Er staat een rij mensen voor het douane-loketje. Nadat we ook hier een stempeltje hebben, volgt de controle van de auto. Praktische iedere kist en ieder vakje moet open. Toch kost het ons alles bij elkaar maar anderhalf uur om beide grensposten over te komen. We zijn officieel in Kazachstan. Net voorbij het grensplaatsje Kegen stoppen we langs de kant van de weg voor een lunch. Heerlijk in het zonnetje. Daarna zetten we koers naar de Kolsai meren. Dit is nog een flinke trip. Niet zozeer qua afstand, maar de weg is slecht. Heel slecht. We rijden ruim tachtig kilometer over onverhard terrein. Dit kost uren. Onderweg treffen we een oude truck met Kazakken. Zij willen weten waar we naar toe gaan en of we wodka willen? Nou nu nog even niet. Lachend stappen zij weer in en rijden verder. Wij ook. Vanaf het dorpje Saty is het nog twaalf kilometer over een zandpad naar het Kaindy meer. De weg is niet veel meer dan een karrenspoor. De tegemoet komende auto's kunnen we via de bermen passeren.

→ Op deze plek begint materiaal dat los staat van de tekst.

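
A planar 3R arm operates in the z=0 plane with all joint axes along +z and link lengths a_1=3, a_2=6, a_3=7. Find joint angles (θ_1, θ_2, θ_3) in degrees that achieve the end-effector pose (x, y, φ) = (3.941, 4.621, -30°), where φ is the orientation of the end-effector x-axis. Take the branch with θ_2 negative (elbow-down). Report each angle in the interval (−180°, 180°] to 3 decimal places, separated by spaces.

wrist centre = target − a_3·(cos φ, sin φ) = (-2.1212, 8.1210)
cos θ_2 = (70.4500−3²−6²)/(2·3·6) = 0.7069; θ_2 = -45.0131° (elbow-down)
β = atan2(8.1210,-2.1212) = 104.6384°; ψ = atan2(-4.2436,7.2417) = -30.3702°
θ_1 = β − ψ = 135.0087°
θ_3 = φ − θ_1 − θ_2 = -119.9956° (wrapped to (-180°,180°])

135.009 -45.013 -119.996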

Plotseling staan we bij een rivier.
Van andere chauffeurs begrijpen we dat we beter de rivier verderop kunnen passeren. Hier is het water te hoog. We rijden een stuk door de rivier bedding. Voor de motoren is het een uitdaging. Gelukkig halen zij zonder problemen de overzijde van de rivier. Even verderop hebben zij het makkelijker. De brug over de rivier is deels weggevaagd. Motoren kunnen er over, maar voor onze Landrover is de brug te smal. We moeten opnieuw door de rivier. De voorzijde van de auto gaat onder water. Zonder problemen rijdt Brutus aan de andere zijde weer omhoog. Tegen zeven uur naderen we de toegang van het Nationale park. Hier moet toegang betaald worden. Daarna volgen de laatste kilometers naar het Kaindy meer. Het Kaindy meer is in 1910 ontstaan bij een landverschuiving. De bomen die op de plek van het huidige meer stonden, staan nog altijd als rechte pilaren in het meer. Een bijzonder gezicht in combinatie met het helder blauwe water. In de nabijheid van het meer kamperen meerdere mensen. Veel lokale Kazakken zijn speciaal voor het weekend naar deze plek gekomen. Na het eten sluiten we aan bij een kampvuur. Enkele van de mannen spreken een beetje Engels. Direct krijg ik vodka aangeboden. Er wordt gezongen, gelachen en gedronken. Een mooie kennismaking met de Kazakken.